The average freezer you can find in most American households can provide a good quantity of water. However, you need to find the best way to defrost your freezer and capture the melting ice, wasting as little as possible. Once you manage to do so, you will have enough water to quench your thirst for a few days.

Canned goods

Most vegetables are packed in water to keep
them fresh, and all canned goods can provide you with a decent quantity of
water/liquid that can be used for human consumption.
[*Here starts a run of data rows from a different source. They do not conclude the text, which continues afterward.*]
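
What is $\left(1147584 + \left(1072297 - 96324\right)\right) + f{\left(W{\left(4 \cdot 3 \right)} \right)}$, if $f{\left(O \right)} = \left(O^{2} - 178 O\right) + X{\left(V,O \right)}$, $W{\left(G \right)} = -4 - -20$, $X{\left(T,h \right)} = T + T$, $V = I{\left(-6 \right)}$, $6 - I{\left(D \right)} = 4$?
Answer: $2120969$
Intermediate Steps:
$I{\left(D \right)} = 2$ ($I{\left(D \right)} = 6 - 4 = 2$)
$V = 2$
$X{\left(T,h \right)} = 2 T$
$W{\left(G \right)} = 16$ ($W{\left(G \right)} = -4 + 20 = 16$)
$f{\left(O \right)} = 4 + O^{2} - 178 O$ ($f{\left(O \right)} = \left(O^{2} - 178 O\right) + 2 \cdot 2 = \left(O^{2} - 178 O\right) + 4 = 4 + O^{2} - 178 O$)
$\left(1147584 + \left(1072297 - 96324\right)\right) + f{\left(W{\left(4 \cdot 3 \right)} \right)} = \left(1147584 + \left(1072297 - 96324\right)\right) + \left(4 + 16^{2} - 2848\right) = \left(1147584 + 975973\right) + \left(4 + 256 - 2848\right) = 2123557 - 2588 = 2120969$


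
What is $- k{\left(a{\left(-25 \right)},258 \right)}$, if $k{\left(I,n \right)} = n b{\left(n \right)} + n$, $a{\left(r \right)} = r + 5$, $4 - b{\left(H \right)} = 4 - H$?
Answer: $-66822$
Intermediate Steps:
$b{\left(H \right)} = H$ ($b{\left(H \right)} = 4 - \left(4 - H\right) = 4 + \left(-4 + H\right) = H$)
$a{\left(r \right)} = 5 + r$
$k{\left(I,n \right)} = n + n^{2}$ ($k{\left(I,n \right)} = n n + n = n^{2} + n = n + n^{2}$)
$- k{\left(a{\left(-25 \right)},258 \right)} = - 258 \left(1 + 258\right) = - 258 \cdot 259 = \left(-1\right) 66822 = -66822$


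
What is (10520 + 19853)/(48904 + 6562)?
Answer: 30373/55466 ≈ 0.54760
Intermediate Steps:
(10520 + 19853)/(48904 + 6562) = 30373/55466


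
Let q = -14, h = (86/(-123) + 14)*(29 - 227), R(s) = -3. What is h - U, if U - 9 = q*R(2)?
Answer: -110067/41 ≈ -2684.6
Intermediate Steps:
h = -107976/41 (h = (86*(-1/123) + 14)*(-198) = (-86/123 + 14)*(-198) = (1636/123)*(-198) = -107976/41 ≈ -2633.6)
U = 51 (U = 9 - 14*(-3) = 9 + 42 = 51)
h - U = -107976/41 - 1*51 = -107976/41 - 51 = -110067/41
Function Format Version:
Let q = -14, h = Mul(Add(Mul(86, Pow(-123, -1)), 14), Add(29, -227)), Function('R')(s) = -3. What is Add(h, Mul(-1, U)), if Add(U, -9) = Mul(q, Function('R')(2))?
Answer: Rational(-110067, 41) ≈ -2684.6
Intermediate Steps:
h = Rational(-107976, 41) (h = Mul(Add(Mul(86, Rational(-1, 123)), 14), -198) = Mul(Add(Rational(-86, 123), 14), -198) = Mul(Rational(1636, 123), -198) = Rational(-107976, 41) ≈ -2633.6)
U = 51 (U = Add(9, Mul(-14, -3)) = Add(9, 42) = 51)
Add(h, Mul(-1, U)) = Add(Rational(-107976, 41), Mul(-1, 51)) = Add(Rational(-107976, 41), -51) = Rational(-110067, 41)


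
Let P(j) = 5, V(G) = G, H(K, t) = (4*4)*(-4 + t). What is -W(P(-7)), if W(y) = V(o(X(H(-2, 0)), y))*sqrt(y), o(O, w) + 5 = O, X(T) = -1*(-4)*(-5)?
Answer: 25*sqrt(5) ≈ 55.902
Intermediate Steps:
H(K, t) = -64 + 16*t (H(K, t) = 16*(-4 + t) = -64 + 16*t)
X(T) = -20 (X(T) = 4*(-5) = -20)
o(O, w) = -5 + O
W(y) = -25*sqrt(y) (W(y) = (-5 - 20)*sqrt(y) = -25*sqrt(y))
-W(P(-7)) = -(-25)*sqrt(5) = 25*sqrt(5)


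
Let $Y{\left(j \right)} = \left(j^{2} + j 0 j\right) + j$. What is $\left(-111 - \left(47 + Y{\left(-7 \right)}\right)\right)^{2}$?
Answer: $40000$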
Note: Live the fish tank be!

Yeah, some survivalists suggest that a
20-gallon fish tank will provide a single adult with enough water to survive
for three weeks. They recommend filtering and purifying the water and drink it
based on your needs. Even more, they also suggest eating the fish since they
are a good source of omega-3 oil.

This should be your last resort, and if you
end up doing this, you’ve already done something wrong along your survival
journey. In isolation, a fish tank will provide you with a sense of tranquility
and a much-needed relaxation that will improve your morale. Keep in mind that
you also need to stay sane!

Concluding

Water is needed in any type of emergency scenario, and you simply can’t survive without it. Putting some effort now, when the time still allows it, to figure out how to store water, how much and what to do in case you run out of it, will save you a lot of trouble when down the road. Storing water is not a difficult task nor an expensive one (compared to food storage), and if you plan for proper water storage solutions, you can keep your loved ones alive for weeks, months, and even years.